WINSTON No one has been more respectful of the place of modern China in the world than New Zealand First and Winston Peters.

Or

CORIN So do think there is too much? Because, I mean, we’ve got Anne-Marie Brady’s report. We’ve got Rodney Jones, Michael Reddell, others raising concerns and wanting a debate about Chinese influence in New Zealand – politics, but wider life. Do you think there is too much influence?

WINSTON Look, if you’re concerned about too much Aussie influence when it comes to banking you should say so upfront, and I have. If you think there’s been too much untoward American influence in this country in some ways then we should be upfront and say so, and I have.

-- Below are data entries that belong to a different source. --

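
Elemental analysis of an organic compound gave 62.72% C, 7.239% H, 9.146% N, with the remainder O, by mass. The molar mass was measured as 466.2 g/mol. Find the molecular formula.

Assume 100 g: 62.72 g C, 7.239 g H, 9.146 g N, 20.895 g O.
C: 62.72 g ÷ 12.01 g/mol = 5.222 mol
H: 7.239 g ÷ 1.008 g/mol = 7.182 mol
N: 9.146 g ÷ 14.01 g/mol = 0.6528 mol
O: 20.895 g ÷ 16.00 g/mol = 1.306 mol
Smallest is N at 0.6528 mol; normalising gives C 8.000, H 11.001, N 1.000, O 2.000
≈ 8:11:1:2 → C8H11NO2
Empirical-formula mass = 153.18 g/mol
n = 466.2 / 153.18 = 3.04 ≈ 3
Molecular formula = (C8H11NO2)×3 = C24H33N3O6

C24H33N3O6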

It doesn’t matter where it emanates from.

And thus our Foreign Minister, in his own inimitable style, but in much the same patterns as decades of his predecessors, trivialises the issue.  Just like Mr Jacobi in that speech a week or so back,

Of course, the other side of politics is no better.   Simon Bridges was also on Q&A.  Here he is on the Belt and Road initiative, a mechanism for Chinese power projection in many countries, partly (but not exclusively) by loading pliant recipient countries up with debt they have little prospect of servicing.

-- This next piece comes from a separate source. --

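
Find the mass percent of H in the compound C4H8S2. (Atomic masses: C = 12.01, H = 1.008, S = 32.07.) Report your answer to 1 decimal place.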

[UPDATE: Just after completing this post I noticed this new report on the debt aspects of OBOR.]

CORIN Give me an example of what the Belt and Road means?

SIMON Well, it means economic opportunity, and what do I mean by that? Infrastructure. You’re seeing China invest significantly in infrastructure around the world–

Never mind the strategic foreign policy perspectives, but there might be some consultancy opportunities for New Zealand firms.  It is reminiscent of Lenin’s line about the capitalists selling the rope they will, in time, be hung by.

I also heard Bridges on Morning Report this morning. It was straight out of the John Key playbook.  We will “engage positively”, and might even (quietly) mention the rule of law, democracy etc, all while avoiding the issues that should matter rather more to other countries, including New Zealand –  the expansionist efforts of the PRC beyond its own borders, and the influence activities in an increasing range of other countries, including our own.  I haven’t yet heard Bridges grilled about his MP Jian Yang, but on what we’ve heard so far there seems no reason to believe that he has departed from the Key/English approach (largely shared by the Labour Party) –  selling out our birthright, little by little, for the proverbial mess of potage.   Keep the deals flowing for the selected business elites, keep the party donations flowing and never mind any self-respect, or frank discussion of the nature of the regime, and the nature of the threats it poses.